Intimate partner violence is a health issue that transcends disciplinary boundaries. Some specialties are more established in their awareness and protocols, whereas others are still developing their response. Strengthening awareness across all health disciplines – anchored in the principles of trauma-informed care and intersectionality – requires targeted collaboration to ensure a co-ordinated and effective health system response. Initiatives such as the Wattle Network demonstrate how universities can lead and shape system-level change by embedding intimate partner violence into the core of medical and health research, teaching and practice.

By building awareness, fostering collaboration, and adopting trauma-informed care and intersectionality as shared responsibilities, the health profession can better support patients, prevent intimate partner violence and related harm, and contribute to a healthier, safer society.  MT

COMPETING INTERESTS: Professor Hamad and  Dr Beek: None.
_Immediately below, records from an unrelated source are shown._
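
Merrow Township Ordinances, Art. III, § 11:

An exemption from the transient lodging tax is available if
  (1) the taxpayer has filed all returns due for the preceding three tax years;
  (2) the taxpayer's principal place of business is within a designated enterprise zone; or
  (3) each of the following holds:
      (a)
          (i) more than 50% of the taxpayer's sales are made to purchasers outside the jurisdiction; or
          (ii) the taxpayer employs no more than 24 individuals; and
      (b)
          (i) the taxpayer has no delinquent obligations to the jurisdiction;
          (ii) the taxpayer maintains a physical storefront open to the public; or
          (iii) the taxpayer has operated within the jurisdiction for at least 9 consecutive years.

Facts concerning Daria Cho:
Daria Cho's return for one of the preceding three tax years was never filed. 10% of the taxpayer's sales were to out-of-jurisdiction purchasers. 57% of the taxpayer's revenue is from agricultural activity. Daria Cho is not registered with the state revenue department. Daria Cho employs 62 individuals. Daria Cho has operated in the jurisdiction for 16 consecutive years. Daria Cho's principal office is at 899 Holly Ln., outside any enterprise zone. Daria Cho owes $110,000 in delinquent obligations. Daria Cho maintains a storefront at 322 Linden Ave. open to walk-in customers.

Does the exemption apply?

No — not exempt.

(1) returns current — not satisfied.
(2) in enterprise zone — not met.
(i) >50% out-of-jur. sales — not satisfied.
(ii) ≤ 24 employees — fails.
So (a) is not satisfied (F OR F).
(i) no delinquency — not satisfied.
(ii) has storefront — met.
(iii) ≥ 9 yrs in jurisdiction — met.
So (b) is satisfied (F OR T OR T).
(3): F AND T → false.
Overall = F OR F OR F = false.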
Professor Rees has received grants from the Australian Research Council, National Health and Medical Research Council, and Medical Research Future Fund. Professor Henry is a Board Director for the Royal Australian and New Zealand College of Obstetricians and Gynaecologists, and had previously been a Board Director for the Society of Obstetric Medicine of Australia and New Zealand. Professor Rosenbaum has received funding from the National Health and Medical Research Council’s EL2 Fellowship. Professor Dean has received grants or contracts from the National Health and Medical Research Council, Medical Research Future Fund and Justice Health NSW; has received support for attending meetings or travel from the National Health and Medical Research Council; and has held a leadership role in the Royal Australian and New Zealand College of Psychiatrists, Faculty of Forensic Psychiatry. All authors are members of the Wattle Network at UNSW, Sydney.